La matrice de qualification des concepts a pour fonction de vous aider à établir le niveau de difficulté des informations (concepts) à faire apprendre. Plus le concept est difficile, plus vous aurez besoin de ressources pour le représenter et le faire manipuler pour en faciliter l’apprentissage.

Les deux difficultés associées à l’apprentissage de concepts sont la quantité et la complexité. L’être humain a une capacité maximale pour percevoir et traiter des informations, surtout lorsque c’est la première fois qu’il en entend parler. La mémoire de travail ne peut traiter plus de cinq à sept informations en même temps. Il faut alors que ces informations soient stockées en mémoire à long terme pour être évoquées plus tard. Il est donc important, dans le cas d’informations complexes, que l’encodage dans la mémoire puisse en faciliter le stockage et l’évocation.

Vous pouvez utiliser la matrice de qualification des concepts à la suite de la carte conceptuelle. La matrice est divisée en quatre catégories pour qualifier le niveau de difficulté d’apprentissage des concepts. Les concepts peuvent être concrets, c’est-à-dire perceptibles par les sens, ou abstraits, c’est-à-dire non perceptibles par les sens. De plus, chacun de ces concepts peut être, pour celui qui participe à la formation, univoque, tout le monde en a la même représentation, ou équivoque, et dans ce cas, la représentation doit être établie pour une compréhension commune.

Il s’agit pour vous de placer chacun des concepts de votre carte conceptuelle dans l’une ou l’autre des cases de la matrice. Les concepts univoques et concrets sont les plus faciles à faire apprendre, car vous pouvez les faire percevoir et tout le monde en a une interprétation commune. Par exemple, le concept de crayon peut être équivoque, mais lorsque vous montrez le crayon et que les gens peuvent le percevoir il devient alors univoque. Le concept d’esprit d’équipe est abstrait, il est plus difficile à faire percevoir de façon univoque. Le formateur a alors la tâche de rendre concrets les concepts abstraits.

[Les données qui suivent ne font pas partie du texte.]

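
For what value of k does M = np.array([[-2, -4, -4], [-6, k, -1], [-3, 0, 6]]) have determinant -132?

Expanding along the column containing k, det(M) is linear in k: det(M) = (-24)·k + (-156).
Set (-24)·k + (-156) = -132  ⇒  (-24)·k = 24  ⇒  k = -1.

k = -1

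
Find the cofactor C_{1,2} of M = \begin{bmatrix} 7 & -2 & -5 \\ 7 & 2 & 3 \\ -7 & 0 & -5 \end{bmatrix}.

14

Delete row 1 and column 2; the remaining 2×2 submatrix is [7 3; -7 -5].
Its determinant is 7·(-5) − 3·(-7) = -14.
The cofactor carries sign (−1)^(1+2) = −1, so C_{1,2} = −(-14) = 14.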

Plus il y a de concepts abstraits et équivoques, plus le formateur devra travailler à élaborer des stratégies et des ressources didactiques pour en faciliter l’apprentissage. La matrice de qualification des concepts vous permet d’établir le niveau de difficulté des apprentissages et par conséquent les moyens que vous prendrez pour surmonter ces difficultés. Par exemple, il est plus que probable que vous devrez concevoir des aides à penser (p.163), des aides à la tâche (p.173) ou une aide à se comporter (p. 52) pour illustrer de manière symbolique les concepts abstraits afin que les participants à la formation puissent se faire une représentation des informations qui seront présentées.

1. Concept 

Un concept est un support aux opérations mentales. Il exprime la représentation que l’on a d’une idée, d’un mot, d’une pensée ou d’un phénomène dans un contexte donné (par exemple : apprendre, table, apprenant, livre, atelier, etc., dans une classe).

2. Concept univoque 

Un concept univoque est un mot utilisé dans un contexte spécifique et qui garde le même sens dans des contextes différents. Ce mot ne peut être interprété généralement que d’une seule façon (par exemple : un prix, une taxe, la mort, la vitesse, le temps, l’heure, la santé, la loi, un règlement, etc.).

3. Concept abstrait 

Un concept abstrait est un mot utilisé dans un contexte spécifique pour représenter une idée particulière ou une façon de raisonner qui ne fait pas référence à des objets du monde réel (par exemple : la compétence, le savoir, le compétent, la réussite, comprendre, raisonner, apprendre, etc.).

4. Concept imperceptible 

Un concept imperceptible est un concept concret que les sens ne peuvent percevoir sans assistance (par exemple : le système circulatoire d’une personne vivante, une cellule, une galaxie, la terre, la réfrigération, etc.).

5. Concept concret 

Un concept concret est un mot utilisé dans un contexte spécifique pour représenter un objet particulier, une action ou un phénomène réel (par exemple : clouer, parler, automobile, table, apprenant, etc.).

6. Concept équivoque 

Un concept équivoque est un mot utilisé dans un contexte spécifique, mais qui n’est pas clair et qui peut être interprété de différentes façons (par exemple : correcte, sécurité, respect, autonomie, jugement, etc.).

7. Concept perceptible 

Un concept perceptible est un concept concret que les sens peuvent percevoir (par exemple : un arbre, une table, un marteau, une tête, un visage, etc.).